The twister ribozyme is a catalytic RNA structure capable of self-cleavage. The nucleolytic activity of this ribozyme has been demonstrated both in vivo and in vitro and has one of the fastest catalytic rates of naturally occurring ribozymes with similar function. The twister ribozyme is considered to be a member of the small self-cleaving ribozyme family which includes the hammerhead, hairpin, hepatitis delta virus (HDV), Varkud satellite (VS), and glmS ribozymes.

== Discovery ==
In contrast to in vitro selection methods, which have aided in identifying several classes of catalytic RNA motifs, the twister ribozyme was discovered by a bioinformatics approach as a conserved RNA structure of unknown function. The hypothesis that it functions as a self-cleaving ribozyme was suggested by the similarity between genes nearby to twister ribozymes and genes nearby to hammerhead ribozymes, Indeed, the genes located nearby to these two self-cleaving ribozyme classes overlap significantly. Researchers were inspired to name the newly found twister motif due to its resemblance to the Egyptian hieroglyph 'twisted flax'.

== Structure ==
The basic structure of the Oryza sativa twister ribozyme was crystallographically determined at atomic resolution in 2014. The active site of the twister ribozyme is centered in a double-pseudoknot, facilitating a compact fold structure through two long-range tertiary interactions, in partnership with a helical junction. Magnesium is important for secondary structure stabilization of the ribozyme.

== Catalytic Mechanism ==
Similar to other nucleolytic ribozymes, the twister ribozyme selectively cleaves phopshodiester bonds, through an S_{N}2-related mechanism, into a 2',3'-cyclic phosphate and 5' hydroxyl product. Both experimental and modelling evidence have supported a concerted general-acid-base catalysis involving highly conserved adenine (A1) and guanine (G33) bases, where N3 of A1 acts as a proton donor and G33 the general base. The twister ribozyme generates catalytic activity by specifically orienting the to-be-cleaved P O bond for in-line nucleophilic attack within the active site. Currently, it is known that the rate of reaction of the twister ribozyme is dependent on both pH and temperature. Replacements of the pro-S nonbridging oxygen of the scissile phosphate with a thiol group leads to reduced self-cleavage rates, suggesting that the mechanism is not reliant on bound magnesium. Rescue of the thiol-derivative by cadmium cations indicates that divalent metal ions play a role in rate enhancement. A likely mechanism for this is the stabilization of the transition state by reducing electrostatic strain on the substrate strand from the growing negative charge during cleavage.

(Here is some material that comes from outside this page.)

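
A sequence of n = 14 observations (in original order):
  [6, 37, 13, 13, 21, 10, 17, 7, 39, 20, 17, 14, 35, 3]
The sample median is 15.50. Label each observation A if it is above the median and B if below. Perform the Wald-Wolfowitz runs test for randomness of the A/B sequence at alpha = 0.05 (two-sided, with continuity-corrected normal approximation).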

== Prevalence in Nature ==
The twister ribozyme motif is relatively common in nature with 2,700 examples observed across bacteria, fungi, plants, and animals. Similarly to hammerhead ribozymes, some eukaryotes contain large numbers of twister ribozymes. In the most extreme known example, there are 1051 predicted twister ribozymes in Schistosoma mansoni, an organism that also contains many hammerhead ribozymes. In bacteria, twister ribozymes are near to gene classes that are also commonly associated with bacterial hammerhead ribozymes. Currently, there is no understood biological function associated with the twister ribozyme.